Removal of a vertical level should probably be done by “sample”. If the last vertical level is not the one being removed, the resulting array needs to be rearranged so the data are contiguous. The array shape would not change. The removal of a vertical level would need to occur in all variables that are referenced. Optionally can guard against deletion of non coordinate data

Possible Idea:#

Since two bits of information are needed, and their data types are known, perhaps the API might be one that accepts a python dict:

levels = {"1": 5000, "2", 4600.3}
add_profile_level(level)

The add profile level function could also be the place the data are sorted.

Add/Remove non required variables#

The non required variables are what most people would consider to be the actual data in the file. Things like temperature, salinity, oxygen, etc… Adding a variable is one of the most basic operations in netCDF (there is a createVariable function) and for our purposes, involves setting the correct dtype, referencing the correct dims, and getting the proper attributes set. The correct attributes depend on what the specific variable is. These should reference the cchdo.params database until we have a well defined way of dealing with “non canonical” variables.

Removing a variable need to cleanup any ancillary variables that exclusively reference the removed variable. Some optical parameters require cleanup of additional coordinate dimensions.

Add/Remove ancillary variables#

Ancillary variables include flags, uncertainties, and in the case of many carbon parameters, the analytical temperature. They are created/removed the same way as the variables above, however, the “parent variable” must already exist and be updated to reference the newly created ancillary variable.

Removal of an ancillary variable must cleanup any references to that ancillary variable. There is not a one to one relation between variable and ancillary variables, e.g. a single flag variable might be referenced by multiple other variables.

Add/Remove variable data#

Adding and removing data is done using the (expocode, station, cast, sample) composite keys to reference specific cells and change their values. Some variables need more coordinate information (e.g. wavelength) to get the specific cell.

Removal of variable data is done by setting the cell value to the appropriate fill values (nan or empty string) depending on variable dtype.

Optionally (perhaps by default), data changes should only be allowed where the flag ancillary variable suggests there should be values.

Variable data updates are closely tied with ancillary data updates, especially flags. We probably want this function and the next one to actually be the same function.

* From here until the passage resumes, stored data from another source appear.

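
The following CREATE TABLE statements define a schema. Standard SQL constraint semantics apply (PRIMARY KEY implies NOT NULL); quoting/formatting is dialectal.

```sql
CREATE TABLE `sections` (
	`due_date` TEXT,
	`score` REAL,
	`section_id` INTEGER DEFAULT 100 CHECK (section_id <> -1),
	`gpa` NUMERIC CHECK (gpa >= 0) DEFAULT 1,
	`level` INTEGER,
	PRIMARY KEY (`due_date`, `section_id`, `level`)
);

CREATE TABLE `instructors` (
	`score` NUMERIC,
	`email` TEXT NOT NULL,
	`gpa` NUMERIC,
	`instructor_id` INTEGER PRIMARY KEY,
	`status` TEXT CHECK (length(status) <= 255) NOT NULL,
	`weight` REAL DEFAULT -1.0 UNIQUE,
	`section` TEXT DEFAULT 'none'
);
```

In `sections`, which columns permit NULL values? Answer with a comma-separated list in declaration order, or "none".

score, gpa

- due_date: part of the PRIMARY KEY, which implies NOT NULL → not nullable.
- score: no NOT NULL constraint applies → nullable.
- section_id: part of the PRIMARY KEY, which implies NOT NULL → not nullable.
- gpa: CHECK does not forbid NULL (a CHECK constraint passes when its expression is NULL) → nullable.
- level: part of the PRIMARY KEY, which implies NOT NULL → not nullable.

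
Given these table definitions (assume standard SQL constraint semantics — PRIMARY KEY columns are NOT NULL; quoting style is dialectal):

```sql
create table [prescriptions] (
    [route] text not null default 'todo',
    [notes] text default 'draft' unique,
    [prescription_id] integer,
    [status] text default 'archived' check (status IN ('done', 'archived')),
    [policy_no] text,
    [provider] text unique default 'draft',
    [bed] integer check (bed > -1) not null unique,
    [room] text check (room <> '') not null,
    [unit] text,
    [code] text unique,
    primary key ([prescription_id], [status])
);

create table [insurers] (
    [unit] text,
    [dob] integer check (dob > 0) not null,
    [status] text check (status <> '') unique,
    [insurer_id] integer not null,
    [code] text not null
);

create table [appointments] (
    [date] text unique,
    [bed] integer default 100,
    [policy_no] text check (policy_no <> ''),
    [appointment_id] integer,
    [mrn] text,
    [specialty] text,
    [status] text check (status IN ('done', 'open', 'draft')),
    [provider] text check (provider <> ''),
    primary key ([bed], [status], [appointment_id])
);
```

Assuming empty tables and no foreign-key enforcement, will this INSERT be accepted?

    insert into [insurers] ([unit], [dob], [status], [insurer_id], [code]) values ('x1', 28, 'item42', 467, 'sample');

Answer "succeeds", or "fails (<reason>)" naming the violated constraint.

NOT NULL columns: code is supplied; dob is supplied; insurer_id is supplied.
CHECK constraints: 28 satisfies (dob > 0); 'item42' satisfies (status <> '').
No constraint is violated.

succeeds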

Add/Remove ancillary variable data#

Ancillary variable data is indexed similarly to the variable data. It is listed separately here because one of the earliest data operations that occurs is setting the flags where data are expected in the future. ODF calls this “sample log entry”. The flag value indicates what variables collected water for analysis and is updated when the data actually arrive. Flag updates also happen when QC is performed.

There is a situation where a problem was identified with the sampling device itself (niskin) and all water samples that came from that bottle should at least be flagged as “not good”. This has not been without disagreement, since the flags for variables are supposed to be about the specific measurement and not if that measurement was done on water that makes sense. However, checking the “bottle flag” is a nuance missed on many users of the data.